Beale was launched on 30 April 1912 by William Cramp and Sons Ship and Engine Building Company of Philadelphia. She was sponsored by Mrs. John R. McLean, daughter of Lieutenant Beale. She was commissioned on 30 August 1912.

Beale joined the 5th Group, Torpedo Flotilla of the Atlantic Fleet, and cruised along the Atlantic coast and in Mexican and Caribbean waters until placed in reserve on 13 December 1915. She was reactivated with a reduced crew on 5 January 1916 and served on Neutrality Patrol along the Atlantic coast until placed in full commission on 22 March 1917. She joined the Atlantic Destroyer Force and arrived at Queenstown, Ireland on 5 February 1918.

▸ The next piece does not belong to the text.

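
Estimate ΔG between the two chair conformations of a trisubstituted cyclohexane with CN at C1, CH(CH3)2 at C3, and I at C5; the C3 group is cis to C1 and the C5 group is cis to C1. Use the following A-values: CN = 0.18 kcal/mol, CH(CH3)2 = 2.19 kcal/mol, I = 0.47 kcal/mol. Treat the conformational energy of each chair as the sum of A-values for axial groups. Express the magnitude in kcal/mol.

Chair I (cyano axial, isopropyl axial, iodo axial): E = 2.84 kcal/mol.
Chair II (cyano equatorial, isopropyl equatorial, iodo equatorial): E = 0.00 kcal/mol.
ΔE = 2.84 − 0.00 = 2.84 kcal/mol; chair II is more stable.

2.84 kcal/mol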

Beale operated out of Queenstown on convoy and patrol duty until the end of World War I. She returned to the United States in December 1918 and served with the Atlantic Fleet until placed out of commission in reserve at Philadelphia Navy Yard on 25 October 1919.

==Inter-war period==
Beale was reactivated in 1924 and transferred to the Coast Guard on 28 April 1924 for use in enforcing the Volstead Act, which prohibited the sale or import of alcoholic beverages in the United States. In Coast Guard service she was assigned hull number CG-9. She was returned to the Navy on 18 October 1930 and was laid up at Philadelphia Navy Yard until she was scrapped in 1934.